La cosa non fu presa per niente bene tanto che Rosalunga, offesissima, portò la stoffa nel mezzo di via del Comune, proprio davanti alla contrada, la gettò in terra e le diede fuoco, sbraitando:

“Donne, venite a vedere che me ne fo dei regali restituiti!”

Quel tessuto di pura lana bruciava lentamente facendo un gran puzzo e Rosalunga con un bastone lo scatizzava, lo alzava, lo rigirava.

Nella via non si vedeva anima viva. Eravamo tutti dietro le persiane.

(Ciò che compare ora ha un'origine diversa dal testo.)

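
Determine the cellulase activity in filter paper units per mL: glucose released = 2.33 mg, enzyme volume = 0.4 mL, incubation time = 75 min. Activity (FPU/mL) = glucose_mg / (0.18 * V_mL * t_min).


Activity = glucose_mg / (0.18 mg/umol * V_mL * t_min)
= 2.33 / (0.18 * 0.4 * 75)
= 0.4315 FPU/mL

0.4315 FPU/mL


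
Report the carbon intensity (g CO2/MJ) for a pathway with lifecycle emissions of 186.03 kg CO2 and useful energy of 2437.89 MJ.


CI = CO2 * 1000 / E
= 186.03 * 1000 / 2437.89
= 76.3078 g CO2/MJ

76.3078 g CO2/MJ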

In quell’estate si avvicinava il palio di Agosto. Come sempre, dopo trentatré anni senza una vittoria, nel Bruco c’era aspettativa, speranza e una voglia smodata d’interrompere quel lungo digiuno.

La mattina del 13, quando vengono assegnati i cavalli, al Bruco tocca in sorte un cavallo giovane e sconosciuto, Ballera che sembra però scattante e robusto.

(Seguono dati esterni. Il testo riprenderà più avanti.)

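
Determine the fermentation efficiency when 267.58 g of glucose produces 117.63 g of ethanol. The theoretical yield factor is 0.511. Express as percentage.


Fermentation efficiency = (actual / (0.511 * glucose)) * 100
= (117.63 / (0.511 * 267.58)) * 100
= 86.0287%

86.0287%


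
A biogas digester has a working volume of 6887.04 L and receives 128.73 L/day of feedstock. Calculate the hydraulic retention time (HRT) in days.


HRT = V / Q
= 6887.04 / 128.73
= 53.4999 days

53.4999 days


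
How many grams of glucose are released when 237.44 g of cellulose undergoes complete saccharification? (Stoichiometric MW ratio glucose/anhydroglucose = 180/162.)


glucose = cellulose * 180/162
= 237.44 * 180/162
= 263.8222 g

263.8222 g


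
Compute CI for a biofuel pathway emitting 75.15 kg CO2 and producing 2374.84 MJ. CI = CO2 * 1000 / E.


CI = CO2 * 1000 / E
= 75.15 * 1000 / 2374.84
= 31.6442 g CO2/MJ

31.6442 g CO2/MJ


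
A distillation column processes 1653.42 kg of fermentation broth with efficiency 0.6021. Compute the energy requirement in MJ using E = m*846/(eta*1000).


E = m * 846 / (eta * 1000)
= 1653.42 * 846 / (0.6021 * 1000)
= 2323.1910 MJ

2323.1910 MJ


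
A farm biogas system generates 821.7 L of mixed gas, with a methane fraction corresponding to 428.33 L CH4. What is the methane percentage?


CH4% = V_CH4 / V_total * 100
= 428.33 / 821.7 * 100
= 52.1273%

52.1273%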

Alla prima prova Ballera si infortuna gravemente e, come succedeva allora, viene soppresso per l’impossibilità di poterlo curare. Siccome per regolamento il cavallo non può essere sostituito, il Bruco non potè correre il palio. La delusione, la disperazione dei brucaioli è incontrollabile: via del Comune è tutta un pianto. Anche noi in casa siamo delusi, ma con Alma commentiamo: “Sì, questa è scalogna vera, ma piangere in quel modo è esagerato. Ci sono cose peggiori nella vita”.

Si arriva così in questo clima di dolore e rassegnazione al  giorno 16. Partiamo dalla sede tutti in corteo e siamo tantissimi. Le bandiere sono abbrunate e i tamburi vengono battuti a suono cupo, senza il cordino, un paggio precede con un vassoio in mano dove sono posti gli zoccoli del cavallo abbattuto. Il clima è molto mesto: un silenzio interrotto solo dal suono luttuoso dei tamburi. Nessun canto. Giunti ai Ferri di San Francesco, vediamo alle finestre le donne della Giraffa che ci gettano mazzi di fiori e rimaniamo allibiti, perché in quel periodo non correva buon sangue tra le due contrade. Iniziano di nuovo i pianti, anche perché procediamo tra due ali di folla che battono le mani in segno di rispetto, comprensione, condivisione. Il pianto di alcuni diventa di tutti, percorriamo via dei Rossi, Banchi di sopra, via di Città, fino al Duomo senza poter smettere di piangere tra le due ali di persone che applaudono.

Io chiedo ad Alma:

“Ma perché si piange?”

 Lei mi risponde:

“Hai visto?  Noi s’era criticato quell’altri che piangevano e ora si fa uguale”.

Quel pianto ci fece uno strano effetto, come se fossimo un’umanità piena di affetto, fratellanza e empatia.

Per la cronaca il palio lo vinse la Pantera con il cavallo Urbino de Ozieri e il giovane fantino Cianchino.